The river boat was good too.  For fifteen pounds we could have had a rover ticket and spent all day playing on it, going right down to Woolwich and up as far as Tate Britain, and we agreed that it would be fun to do that in the summer, when it was warmer, and wandering about outside more inviting.  You get a splendid view of Canary wharf, and to approach the world heritage sight of Greenwich from the river is a joy.

There's lots to do at Greenwich, we discovered, so I think we'll be back.  Yesterday we went to the National Maritime Museum, and started off with the temporary exhibition, Turner and the Sea. This was staged in a basement gallery I don't remember visiting before, which allowed easy circulation, was well lit, well ventilated, and altogether satisfactory.  It's a good exhibition, which has reviewed well, and it's interesting to see how Turner's own style evolved over forty years, and how his work drew on previous maritime artists, particularly the Dutch who invented the genre, and how it compared with his contemporaries.  Besides which, we are both interested in ships and the sea.  It runs until 21st April, and is well worth a visit.
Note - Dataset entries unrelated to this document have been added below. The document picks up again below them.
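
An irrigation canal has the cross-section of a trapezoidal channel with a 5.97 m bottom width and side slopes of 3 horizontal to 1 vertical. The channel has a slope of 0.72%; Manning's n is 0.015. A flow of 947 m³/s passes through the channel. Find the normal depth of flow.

y_n = 4.55 m

Manning's equation rearranged: A R^(2/3) = nQ / (1·√S) = 0.015 × 947 / (√0.0072) = 167.4.
Try y = 3.7 m: A R^(2/3) = 105.2 — low.
Try y = 5.57 m: A R^(2/3) = 266.6 — high.
Try y = 4.55 m: A R^(2/3) = 167.5 — ≈ 167.4.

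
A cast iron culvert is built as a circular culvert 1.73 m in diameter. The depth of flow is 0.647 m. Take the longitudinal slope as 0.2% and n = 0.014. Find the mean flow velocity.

For a circular section of diameter D = 1.73 m at depth y = 0.647 m, the central angle is θ = 2 arccos(1 − 2y/D) = 2.632 rad. Then A = (D²/8)(θ − sin θ) = 0.8022 m² and P = Dθ/2 = 2.277 m.
Hydraulic radius R = A/P = 0.8022/2.277 = 0.3523 m.
From Manning's equation, V = (1/n) R^(2/3) S^(1/2) = (1/0.014) × 0.3523^(2/3) × 0.002^(1/2) = 1.59 m/s.

V = 1.59 m/s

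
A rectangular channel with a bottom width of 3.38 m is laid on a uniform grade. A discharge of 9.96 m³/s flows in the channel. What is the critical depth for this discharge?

y_c = 0.96 m

For a rectangular channel, critical depth y_c = (q²/g)^(1/3) where q = Q/b = 9.96/3.38 = 2.947 m²/s.
So y_c = (2.947²/9.81)^(1/3) = 0.96 m.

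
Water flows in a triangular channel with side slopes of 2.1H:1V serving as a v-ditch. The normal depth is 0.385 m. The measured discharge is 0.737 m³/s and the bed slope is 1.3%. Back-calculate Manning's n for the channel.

n = 0.015

For a triangular section with side slope z = 2.1: A = zy² = 2.1×0.385² = 0.3113 m²; P = 2y√(1+z²) = 2×0.385×2.326 = 1.791 m.
Hydraulic radius R = A/P = 0.3113/1.791 = 0.1738 m.
Rearranging Manning's equation: n = (1/Q) A R^(2/3) S^(1/2) = (1/0.737) × 0.3113 × 0.1738^(2/3) × √0.013 = 0.015.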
The rest of the museum is free, so we looked at the display on the navy around the time of the Napoleonic wars, which I think is fairly new.  I remember reading something about it in one of the papers.  It is heavily Nelson branded, as you can imagine, and there is something very moving about looking at the very coat Nelson was wearing when he was fatally wounded, although by now it has been cleaned, conserved and neatly pressed, and apart from the tiny entry hole over one shoulder, there is nothing to show of its history.  The bullet lodged in poor Nelson's spine, though he lived long enough to hear the news that England was victorious.  It is a good display, which covers more ground than just the life and career of Nelson.  Most of my knowledge of the Navy in Napoleonic times comes from the novels of CS Forrester, but luckily they are pretty accurate about the day to day details, according to the SA, who has huge books by NAM Rodger on the subject.

Then we had a quick look at a smallish but interesting display about the Arctic convoys in WWII, and agreed that we'd like to come again to see the East India Company gallery.  I've been harsh about the Maritime Museum in the past, when they hid away all their ship models, and seemed to be devoting their space and energies to displays on global warming, but maybe that was a period of transition.  What we saw yesterday was very good, well laid out, with what felt like the right balance between artefacts and explanation, and a few playful touches to lighten the mood, like the quote from The Art of Coarse Sailing incorporated into an account of the Beaufort Scale inscribed on one wall (Force Eight: Public house sign blows down).

There looked to be all sorts of interesting things to do at Greenwich.  We've been to the observatory in the distant past, but not the Queen's House, let alone the more obscure delights such as the Fan Museum (said to do one of the best afternoon teas in London).  But time was getting on, and we were uneasily aware that bad weather was working its way down from the north and we had a train to deal with.